Cartesian plane with triangles in 3rd and 4th quadrant with angles 7pi over 6 and 11pi over 6 respectively. Described below.

So $-\sqrt{3}/2-i/2$. So $\cos$ and $\sin$ are negatives that happens in the third quadrant. $\cos$ is $\sqrt{3}/2$, so my adjacent should be $\sqrt{3}$, and my hypotenuse should be $2$. So that gives me the triangle in the third quadrant, and that angle is $7\pi/6$. Remember shortest angle goes with the shortest side.

Similarly for $\sqrt{3}/2-i/2$. So $\cos$ is positive and $\sin$ is negative, that's quadrant $4$. The angle going to be $2\pi-\pi/6=11\pi/6$.

So now we have the two equations given by $z^3=2cis(7\pi/6)$ or $z^3=2(\cos(7\pi/6)+i\sin(7\pi/6))$, and $z^3=2(\cos(11\pi/6)+i\sin(11\pi/6))$.

So some point of confusion is a lot of people think oh well I had a negatives in the original equation where did the negatives go? Remember that $\sin(11\pi/6)$ is negative, and $\sin(7\pi/6)$ is negative, and $\cos(7\pi/6)$ is negative. So the signs are taken care of by the trig functions.

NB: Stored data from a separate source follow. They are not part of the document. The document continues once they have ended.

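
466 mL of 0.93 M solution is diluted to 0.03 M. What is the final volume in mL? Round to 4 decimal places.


Dilution: M1*V1 = M2*V2, solve for V2.
V2 = M1*V1 / M2
V2 = 0.93 * 466 / 0.03
V2 = 433.38 / 0.03
V2 = 14446.0 mL, rounded to 4 dp:

14446.0000 mL


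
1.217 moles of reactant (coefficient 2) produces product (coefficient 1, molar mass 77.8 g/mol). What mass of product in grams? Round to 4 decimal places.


Use the coefficient ratio to convert reactant moles to product moles, then multiply by the product's molar mass.
moles_P = moles_R * (coeff_P / coeff_R) = 1.217 * (1/2) = 0.6085
mass_P = moles_P * M_P = 0.6085 * 77.8
mass_P = 47.3413 g, rounded to 4 dp:

47.3413 g


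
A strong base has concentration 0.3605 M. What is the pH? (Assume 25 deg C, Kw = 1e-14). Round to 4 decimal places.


A strong base dissociates completely, so [OH-] equals the given concentration.
pOH = -log10([OH-]) = -log10(0.3605) = 0.443095
pH = 14 - pOH = 14 - 0.443095
pH = 13.556905, rounded to 4 dp:

13.5569


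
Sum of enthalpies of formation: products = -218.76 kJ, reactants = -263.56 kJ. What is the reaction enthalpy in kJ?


dH_rxn = sum(dH_f products) - sum(dH_f reactants)
dH_rxn = -218.76 - (-263.56)
dH_rxn = 44.8 kJ:

44.80 kJ


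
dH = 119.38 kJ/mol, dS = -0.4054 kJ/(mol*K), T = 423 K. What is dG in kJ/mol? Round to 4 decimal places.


Gibbs: dG = dH - T*dS (consistent units, dS already in kJ/(mol*K)).
T*dS = 423 * -0.4054 = -171.4842
dG = 119.38 - (-171.4842)
dG = 290.8642 kJ/mol, rounded to 4 dp:

290.8642 kJ/mol


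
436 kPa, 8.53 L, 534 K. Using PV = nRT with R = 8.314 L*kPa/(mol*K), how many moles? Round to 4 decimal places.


PV = nRT, solve for n = PV / (RT).
PV = 436 * 8.53 = 3719.08
RT = 8.314 * 534 = 4439.676
n = 3719.08 / 4439.676
n = 0.83769176 mol, rounded to 4 dp:

0.8377 mol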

So thus, now all I have to do is just plug in CNRT. So what does CNRT say? Okay so it says take the cube root of the modulus, and then divide these two angles by $3$, and then add multiples of $2\pi$, and that gives you all of them.

$$\begin{align*} z&=\sqrt[3]{2}\left(\cos\left(\frac{7\pi/6}{3}\right)+i\sin\left(\frac{7\pi/6}{3}\right)\right)\\ z&=\sqrt[3]{2}\left(\cos\left(\frac{7\pi/6+2\pi}{3}\right)+i\sin\left(\frac{7\pi/6+2\pi}{3}\right)\right)\\ z&=\sqrt[3]{2}\left(\cos\left(\frac{7\pi/6+4\pi}{3}\right)+i\sin\left(\frac{7\pi/6+4\pi}{3}\right)\right)\\ z&=\sqrt[3]{2}\left(\cos\left(\frac{11\pi/6}{3}\right)+i\sin\left(\frac{11\pi/6}{3}\right)\right)\\ z&=\sqrt[3]{2}\left(\cos\left(\frac{11\pi/6+2\pi}{3}\right)+i\sin\left(\frac{11\pi/6+2\pi}{3}\right)\right)\\ z&=\sqrt[3]{2}\left(\cos\left(\frac{11\pi/6+4\pi}{3}\right)+i\sin\left(\frac{11\pi/6+4\pi}{3}\right)\right) \end{align*}$$

Now you could simplify this a little bit I chose not to just to show the form, but again this is just a quick application now of CNRT. So once you get it into this nice form, CNRT can take you home.

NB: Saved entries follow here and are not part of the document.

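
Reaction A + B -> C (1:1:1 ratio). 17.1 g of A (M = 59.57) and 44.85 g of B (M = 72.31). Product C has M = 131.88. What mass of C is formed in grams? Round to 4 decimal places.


Find moles of each reactant; the smaller value is the limiting reagent in a 1:1:1 reaction, so moles_C equals moles of the limiter.
n_A = mass_A / M_A = 17.1 / 59.57 = 0.287057 mol
n_B = mass_B / M_B = 44.85 / 72.31 = 0.620246 mol
Limiting reagent: A (smaller), n_limiting = 0.287057 mol
mass_C = n_limiting * M_C = 0.287057 * 131.88
mass_C = 37.85707716 g, rounded to 4 dp:

37.8571 g


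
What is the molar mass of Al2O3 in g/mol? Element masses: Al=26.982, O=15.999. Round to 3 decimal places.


M = sum(count * atomic_mass) over atoms.
M = 2*26.982 + 3*15.999
M = 53.964 + 47.997
M = 101.961 g/mol, rounded to 3 dp:

101.961 g/mol


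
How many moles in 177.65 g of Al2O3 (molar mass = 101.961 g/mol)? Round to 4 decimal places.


n = mass / M
n = 177.65 / 101.961
n = 1.74233285 mol, rounded to 4 dp:

1.7423 mol


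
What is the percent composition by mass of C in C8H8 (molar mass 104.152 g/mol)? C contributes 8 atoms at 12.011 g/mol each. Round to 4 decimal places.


pct = 100 * (n_elem * M_elem) / M_total
mass_contribution = 8 * 12.011 = 96.088 g/mol
pct = 100 * 96.088 / 104.152
pct = 92.25746985 %, rounded to 4 dp:

92.2575 %


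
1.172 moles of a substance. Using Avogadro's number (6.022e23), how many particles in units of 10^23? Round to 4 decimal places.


N = n * NA, then divide by 1e23 for the requested units.
N / 1e23 = n * 6.022
N / 1e23 = 1.172 * 6.022
N / 1e23 = 7.057784, rounded to 4 dp:

7.0578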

So hopefully that gave you a little bit of an idea of what's going on. So again make sure you understand how to use CNRT. So once you write it in polar form, divide the angles by the degree, and take the $n$th root of the $r$ value, and just write down your solutions.

Now the question said I can put it in polar or standard form, so I'm going to put it in polar form. I think that’s perfectly reasonable, and it seemed to fall out naturally for me from that form. Okay great. So thank you very much for your time. Hopefully this video was a little bit informative, help you review some complex numbers.